At home, however, there can be no redemption. Since Bush took power in 2001, every US social indicator has worsened. Between 2000 and 2008, median household income has declined by 1 per cent, while corporate profits have surged by 70 per cent, and the gap between rich and poor is larger than at any time since 1929. The number of families living in poverty has jumped by 20 per cent, as has the number of people without health insurance. The cost of insurance for those fortunate enough to have it has, meanwhile, jumped by 90 per cent.

Bush inherited a $240bn budget surplus, but bequeaths Barack Obama a deficit in excess of $1.2trn. The trade deficit has surged, and the dollar has weakened – and that was before the economic meltdown. In his campaign, Obama rephrased Reagan's famous question of a generation before: are you better off than eight years ago? The answer from Americans was an overwhelming, thunderous No.

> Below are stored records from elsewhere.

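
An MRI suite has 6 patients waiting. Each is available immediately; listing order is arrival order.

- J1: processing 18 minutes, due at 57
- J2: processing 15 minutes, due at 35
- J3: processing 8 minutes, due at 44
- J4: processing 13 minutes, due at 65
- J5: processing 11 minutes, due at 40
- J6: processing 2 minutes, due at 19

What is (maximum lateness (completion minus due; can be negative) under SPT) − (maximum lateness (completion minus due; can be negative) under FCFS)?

SPT (increasing processing time): J6 J3 J5 J4 J2 J1.
J6: 0→2, due 19, lateness -17
J3: 2→10, due 44, lateness -34
J5: 10→21, due 40, lateness -19
J4: 21→34, due 65, lateness -31
J2: 34→49, due 35, lateness 14
J1: 49→67, due 57, lateness 10
Maximum = 14.
FIFO (arrival order): J1 J2 J3 J4 J5 J6.
J1: 0→18, due 57, lateness -39
J2: 18→33, due 35, lateness -2
J3: 33→41, due 44, lateness -3
J4: 41→54, due 65, lateness -11
J5: 54→65, due 40, lateness 25
J6: 65→67, due 19, lateness 48
Maximum = 48.
Difference = 14 − 48 = -34.

-34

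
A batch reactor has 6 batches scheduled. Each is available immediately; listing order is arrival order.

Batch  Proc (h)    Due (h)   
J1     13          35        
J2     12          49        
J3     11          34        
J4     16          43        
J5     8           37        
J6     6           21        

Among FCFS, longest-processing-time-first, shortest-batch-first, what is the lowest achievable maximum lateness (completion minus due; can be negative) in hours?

23

FIFO (arrival order): J1 J2 J3 J4 J5 J6.
J1: 0→13, due 35, lateness -22
J2: 13→25, due 49, lateness -24
J3: 25→36, due 34, lateness 2
J4: 36→52, due 43, lateness 9
J5: 52→60, due 37, lateness 23
J6: 60→66, due 21, lateness 45
Maximum = 45.
LPT (decreasing processing time): J4 J1 J2 J3 J5 J6.
J4: 0→16, due 43, lateness -27
J1: 16→29, due 35, lateness -6
J2: 29→41, due 49, lateness -8
J3: 41→52, due 34, lateness 18
J5: 52→60, due 37, lateness 23
J6: 60→66, due 21, lateness 45
Maximum = 45.
SPT (increasing processing time): J6 J5 J3 J2 J1 J4.
J6: 0→6, due 21, lateness -15
J5: 6→14, due 37, lateness -23
J3: 14→25, due 34, lateness -9
J2: 25→37, due 49, lateness -12
J1: 37→50, due 35, lateness 15
J4: 50→66, due 43, lateness 23
Maximum = 23.
FIFO 45, LPT 45, SPT 23 → minimum 23.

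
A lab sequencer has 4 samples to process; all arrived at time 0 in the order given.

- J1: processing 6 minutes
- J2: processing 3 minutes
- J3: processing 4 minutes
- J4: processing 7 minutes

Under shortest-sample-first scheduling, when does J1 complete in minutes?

SPT (increasing processing time): J2 J3 J1 J4.
J2: 0→3
J3: 3→7
J1: 7→13

13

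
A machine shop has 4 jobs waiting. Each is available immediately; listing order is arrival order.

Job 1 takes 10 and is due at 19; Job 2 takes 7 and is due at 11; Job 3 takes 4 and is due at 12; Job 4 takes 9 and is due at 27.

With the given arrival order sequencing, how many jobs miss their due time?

FIFO (arrival order): Job 1 Job 2 Job 3 Job 4.
Job 1: 0→10, due 19, tardiness 0
Job 2: 10→17, due 11, tardiness 6
Job 3: 17→21, due 12, tardiness 9
Job 4: 21→30, due 27, tardiness 3
Late jobs: 3.

3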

Bush isn't totally to blame, of course. Foreign deficits were growing before he took over, as was risky mortgage lending. But his laissez-faire attitudes, and the withering of the regulatory agencies that he tolerated – some say, encouraged – made matters far worse. Wall Street behaved badly, but never was an administration so deeply in Wall Street's pocket. And now the great advocate of untrammelled markets has been forced to mount the biggest government intervention in the economy since the Depression.

Inevitably one asks, how did this tragedy befall America and the world? But for some confusing ballot papers in Palm Beach County, Florida, in 2000, it wouldn't have. But there's no rule that wrong winners make bad presidents. Others trace Bush's behaviour back to Oedipus. Having been overshadowed by his father, they say that his entire presidency was aimed at out-doing his father, at proving that the ignorant, God-fearing Bush junior knew better than the wise and worldly Bush senior.

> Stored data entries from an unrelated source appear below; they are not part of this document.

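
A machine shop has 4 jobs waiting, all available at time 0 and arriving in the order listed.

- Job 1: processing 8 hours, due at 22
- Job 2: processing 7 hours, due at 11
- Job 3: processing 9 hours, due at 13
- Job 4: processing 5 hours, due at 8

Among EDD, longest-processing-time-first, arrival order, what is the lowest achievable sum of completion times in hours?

67

EDD (increasing due date): Job 4 Job 2 Job 3 Job 1.
Job 4: 0→5
Job 2: 5→12
Job 3: 12→21
Job 1: 21→29
Sum = 5+12+21+29 = 67.
LPT (decreasing processing time): Job 3 Job 1 Job 2 Job 4.
Job 3: 0→9
Job 1: 9→17
Job 2: 17→24
Job 4: 24→29
Sum = 9+17+24+29 = 79.
FIFO (arrival order): Job 1 Job 2 Job 3 Job 4.
Job 1: 0→8
Job 2: 8→15
Job 3: 15→24
Job 4: 24→29
Sum = 8+15+24+29 = 76.
EDD 67, LPT 79, FIFO 76 → minimum 67.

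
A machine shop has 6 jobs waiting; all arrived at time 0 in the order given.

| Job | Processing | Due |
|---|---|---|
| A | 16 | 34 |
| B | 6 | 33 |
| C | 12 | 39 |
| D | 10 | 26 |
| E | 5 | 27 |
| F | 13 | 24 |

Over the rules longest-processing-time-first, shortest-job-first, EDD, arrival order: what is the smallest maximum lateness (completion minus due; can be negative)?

23

LPT (decreasing processing time): A F C D B E.
A: 0→16, due 34, lateness -18
F: 16→29, due 24, lateness 5
C: 29→41, due 39, lateness 2
D: 41→51, due 26, lateness 25
B: 51→57, due 33, lateness 24
E: 57→62, due 27, lateness 35
Maximum = 35.
SPT (increasing processing time): E B D C F A.
E: 0→5, due 27, lateness -22
B: 5→11, due 33, lateness -22
D: 11→21, due 26, lateness -5
C: 21→33, due 39, lateness -6
F: 33→46, due 24, lateness 22
A: 46→62, due 34, lateness 28
Maximum = 28.
EDD (increasing due date): F D E B A C.
F: 0→13, due 24, lateness -11
D: 13→23, due 26, lateness -3
E: 23→28, due 27, lateness 1
B: 28→34, due 33, lateness 1
A: 34→50, due 34, lateness 16
C: 50→62, due 39, lateness 23
Maximum = 23.
FIFO (arrival order): A B C D E F.
A: 0→16, due 34, lateness -18
B: 16→22, due 33, lateness -11
C: 22→34, due 39, lateness -5
D: 34→44, due 26, lateness 18
E: 44→49, due 27, lateness 22
F: 49→62, due 24, lateness 38
Maximum = 38.
LPT 35, SPT 28, EDD 23, FIFO 38 → minimum 23.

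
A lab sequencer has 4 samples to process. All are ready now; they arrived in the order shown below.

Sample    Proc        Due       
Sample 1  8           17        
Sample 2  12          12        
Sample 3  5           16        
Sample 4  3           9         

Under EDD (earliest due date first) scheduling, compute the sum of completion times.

66

EDD (increasing due date): Sample 4 Sample 2 Sample 3 Sample 1.
Sample 4: 0→3
Sample 2: 3→15
Sample 3: 15→20
Sample 1: 20→28
Sum = 3+15+20+28 = 66.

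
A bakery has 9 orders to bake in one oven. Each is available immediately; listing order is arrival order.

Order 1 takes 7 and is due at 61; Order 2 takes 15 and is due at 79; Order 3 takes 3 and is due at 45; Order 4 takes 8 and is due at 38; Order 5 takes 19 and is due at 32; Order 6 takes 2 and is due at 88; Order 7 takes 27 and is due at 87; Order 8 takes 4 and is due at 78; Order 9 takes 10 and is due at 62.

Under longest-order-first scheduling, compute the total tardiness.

156

LPT (decreasing processing time): Order 7 Order 5 Order 2 Order 9 Order 4 Order 1 Order 8 Order 3 Order 6.
Order 7: 0→27, due 87, tardiness 0
Order 5: 27→46, due 32, tardiness 14
Order 2: 46→61, due 79, tardiness 0
Order 9: 61→71, due 62, tardiness 9
Order 4: 71→79, due 38, tardiness 41
Order 1: 79→86, due 61, tardiness 25
Order 8: 86→90, due 78, tardiness 12
Order 3: 90→93, due 45, tardiness 48
Order 6: 93→95, due 88, tardiness 7
Sum = 0+14+0+9+41+25+12+48+7 = 156.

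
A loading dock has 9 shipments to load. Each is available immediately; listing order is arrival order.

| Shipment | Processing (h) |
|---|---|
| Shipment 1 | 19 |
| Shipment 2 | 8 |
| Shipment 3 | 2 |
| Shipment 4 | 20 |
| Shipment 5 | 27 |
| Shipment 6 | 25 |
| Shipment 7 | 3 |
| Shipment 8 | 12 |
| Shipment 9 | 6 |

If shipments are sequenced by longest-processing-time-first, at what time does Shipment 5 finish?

27

LPT (decreasing processing time): Shipment 5 Shipment 6 Shipment 4 Shipment 1 Shipment 8 Shipment 2 Shipment 9 Shipment 7 Shipment 3.
Shipment 5: 0→27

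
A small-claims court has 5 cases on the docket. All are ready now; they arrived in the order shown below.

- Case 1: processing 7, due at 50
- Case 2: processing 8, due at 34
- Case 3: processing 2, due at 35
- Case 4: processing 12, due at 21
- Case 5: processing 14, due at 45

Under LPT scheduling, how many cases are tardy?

2

LPT (decreasing processing time): Case 5 Case 4 Case 2 Case 1 Case 3.
Case 5: 0→14, due 45, tardiness 0
Case 4: 14→26, due 21, tardiness 5
Case 2: 26→34, due 34, tardiness 0
Case 1: 34→41, due 50, tardiness 0
Case 3: 41→43, due 35, tardiness 8
Late cases: 2.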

Unlike Bush One, Bush Two had never fought in a war; for him therefore war became not a last resort but a first resort. In the son's eyes, the father failed to be re-elected in 1992 because he neglected the Christian conservative Republican base. He would not make that mistake again – and he didn't, winning the second term that eluded his father.

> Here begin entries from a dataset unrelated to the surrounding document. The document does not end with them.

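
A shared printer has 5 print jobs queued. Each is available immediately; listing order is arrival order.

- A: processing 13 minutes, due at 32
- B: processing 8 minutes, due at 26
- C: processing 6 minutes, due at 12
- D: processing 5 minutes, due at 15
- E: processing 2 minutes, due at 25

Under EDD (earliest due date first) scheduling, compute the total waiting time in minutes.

51

EDD (increasing due date): C D E B A.
C: waits 0, runs 0→6
D: waits 6, runs 6→11
E: waits 11, runs 11→13
B: waits 13, runs 13→21
A: waits 21, runs 21→34
Sum = 0+6+11+13+21 = 51.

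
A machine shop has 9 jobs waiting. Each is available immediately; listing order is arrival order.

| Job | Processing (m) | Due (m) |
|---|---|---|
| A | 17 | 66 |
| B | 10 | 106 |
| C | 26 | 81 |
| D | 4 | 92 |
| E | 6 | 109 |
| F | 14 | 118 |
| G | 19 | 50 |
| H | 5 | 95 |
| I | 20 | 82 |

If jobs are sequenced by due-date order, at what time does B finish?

EDD (increasing due date): G A C I D H B E F.
G: 0→19
A: 19→36
C: 36→62
I: 62→82
D: 82→86
H: 86→91
B: 91→101

101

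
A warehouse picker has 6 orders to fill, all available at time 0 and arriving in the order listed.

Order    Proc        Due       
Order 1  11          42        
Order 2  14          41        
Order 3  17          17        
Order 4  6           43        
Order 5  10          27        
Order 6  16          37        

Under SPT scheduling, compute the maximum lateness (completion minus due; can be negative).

57

SPT (increasing processing time): Order 4 Order 5 Order 1 Order 2 Order 6 Order 3.
Order 4: 0→6, due 43, lateness -37
Order 5: 6→16, due 27, lateness -11
Order 1: 16→27, due 42, lateness -15
Order 2: 27→41, due 41, lateness 0
Order 6: 41→57, due 37, lateness 20
Order 3: 57→74, due 17, lateness 57
Maximum = 57.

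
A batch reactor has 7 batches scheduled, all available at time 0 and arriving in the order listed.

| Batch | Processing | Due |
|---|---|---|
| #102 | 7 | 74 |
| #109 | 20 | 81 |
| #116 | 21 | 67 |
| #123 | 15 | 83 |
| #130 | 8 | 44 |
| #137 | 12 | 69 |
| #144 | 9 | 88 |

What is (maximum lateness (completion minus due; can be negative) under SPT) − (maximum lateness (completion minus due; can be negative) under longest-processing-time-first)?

-16

SPT (increasing processing time): #102 #130 #144 #137 #123 #109 #116.
#102: 0→7, due 74, lateness -67
#130: 7→15, due 44, lateness -29
#144: 15→24, due 88, lateness -64
#137: 24→36, due 69, lateness -33
#123: 36→51, due 83, lateness -32
#109: 51→71, due 81, lateness -10
#116: 71→92, due 67, lateness 25
Maximum = 25.
LPT (decreasing processing time): #116 #109 #123 #137 #144 #130 #102.
#116: 0→21, due 67, lateness -46
#109: 21→41, due 81, lateness -40
#123: 41→56, due 83, lateness -27
#137: 56→68, due 69, lateness -1
#144: 68→77, due 88, lateness -11
#130: 77→85, due 44, lateness 41
#102: 85→92, due 74, lateness 18
Maximum = 41.
Difference = 25 − 41 = -16.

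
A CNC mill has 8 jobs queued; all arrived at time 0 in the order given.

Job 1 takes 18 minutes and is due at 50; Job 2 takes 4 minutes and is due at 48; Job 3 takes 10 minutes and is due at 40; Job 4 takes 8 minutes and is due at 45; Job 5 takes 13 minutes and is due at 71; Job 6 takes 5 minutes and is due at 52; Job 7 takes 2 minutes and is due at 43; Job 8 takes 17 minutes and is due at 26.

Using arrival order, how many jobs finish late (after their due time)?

FIFO (arrival order): Job 1 Job 2 Job 3 Job 4 Job 5 Job 6 Job 7 Job 8.
Job 1: 0→18, due 50, tardiness 0
Job 2: 18→22, due 48, tardiness 0
Job 3: 22→32, due 40, tardiness 0
Job 4: 32→40, due 45, tardiness 0
Job 5: 40→53, due 71, tardiness 0
Job 6: 53→58, due 52, tardiness 6
Job 7: 58→60, due 43, tardiness 17
Job 8: 60→77, due 26, tardiness 51
Late jobs: 3.

3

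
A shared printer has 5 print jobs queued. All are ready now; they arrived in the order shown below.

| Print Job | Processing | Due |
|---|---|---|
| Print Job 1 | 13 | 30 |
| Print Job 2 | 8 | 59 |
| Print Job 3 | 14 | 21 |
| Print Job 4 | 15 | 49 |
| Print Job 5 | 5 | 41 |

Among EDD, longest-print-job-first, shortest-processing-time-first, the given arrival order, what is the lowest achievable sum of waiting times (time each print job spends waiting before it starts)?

84

EDD (increasing due date): Print Job 3 Print Job 1 Print Job 5 Print Job 4 Print Job 2.
Print Job 3: waits 0, runs 0→14
Print Job 1: waits 14, runs 14→27
Print Job 5: waits 27, runs 27→32
Print Job 4: waits 32, runs 32→47
Print Job 2: waits 47, runs 47→55
Sum = 0+14+27+32+47 = 120.
LPT (decreasing processing time): Print Job 4 Print Job 3 Print Job 1 Print Job 2 Print Job 5.
Print Job 4: waits 0, runs 0→15
Print Job 3: waits 15, runs 15→29
Print Job 1: waits 29, runs 29→42
Print Job 2: waits 42, runs 42→50
Print Job 5: waits 50, runs 50→55
Sum = 0+15+29+42+50 = 136.
SPT (increasing processing time): Print Job 5 Print Job 2 Print Job 1 Print Job 3 Print Job 4.
Print Job 5: waits 0, runs 0→5
Print Job 2: waits 5, runs 5→13
Print Job 1: waits 13, runs 13→26
Print Job 3: waits 26, runs 26→40
Print Job 4: waits 40, runs 40→55
Sum = 0+5+13+26+40 = 84.
FIFO (arrival order): Print Job 1 Print Job 2 Print Job 3 Print Job 4 Print Job 5.
Print Job 1: waits 0, runs 0→13
Print Job 2: waits 13, runs 13→21
Print Job 3: waits 21, runs 21→35
Print Job 4: waits 35, runs 35→50
Print Job 5: waits 50, runs 50→55
Sum = 0+13+21+35+50 = 119.
EDD 120, LPT 136, SPT 84, FIFO 119 → minimum 84.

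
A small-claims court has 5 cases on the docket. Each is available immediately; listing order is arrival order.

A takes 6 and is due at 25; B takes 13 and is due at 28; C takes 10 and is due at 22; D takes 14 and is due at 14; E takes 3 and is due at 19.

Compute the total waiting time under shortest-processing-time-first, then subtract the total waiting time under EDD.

-28

SPT (increasing processing time): E A C B D.
E: waits 0, runs 0→3
A: waits 3, runs 3→9
C: waits 9, runs 9→19
B: waits 19, runs 19→32
D: waits 32, runs 32→46
Sum = 0+3+9+19+32 = 63.
EDD (increasing due date): D E C A B.
D: waits 0, runs 0→14
E: waits 14, runs 14→17
C: waits 17, runs 17→27
A: waits 27, runs 27→33
B: waits 33, runs 33→46
Sum = 0+14+17+27+33 = 91.
Difference = 63 − 91 = -28.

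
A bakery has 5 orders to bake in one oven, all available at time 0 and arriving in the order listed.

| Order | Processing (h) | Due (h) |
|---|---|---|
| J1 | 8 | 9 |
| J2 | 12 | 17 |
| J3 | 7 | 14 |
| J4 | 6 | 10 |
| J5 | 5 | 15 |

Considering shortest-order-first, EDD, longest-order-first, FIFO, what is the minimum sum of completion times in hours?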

But complexes rooted in the legends of antiquity are not enough to explain the monumental, epoch-defining failure of the Bush Jnr presidency. Oedipus, for instance, does not explain why the son cannot admit mistakes. Bad luck, perhaps; how was he to know that WMD intelligence was wrong? Other than that, to hear George tell it, he hardly put a foot wrong. This Bush is not a man to second-guess himself; not for him even a glimmer of Oedipal remorse.

The truth is simpler. The perfect job for Bush was the one it seemed briefly he might get, of commissioner of major league baseball, back in 1993 before he ran for governor of Texas. By experience, temperament and character, he was unfitted to be president in any age. We can only pray that four or eight years hence, we won't be saying the same about Obama.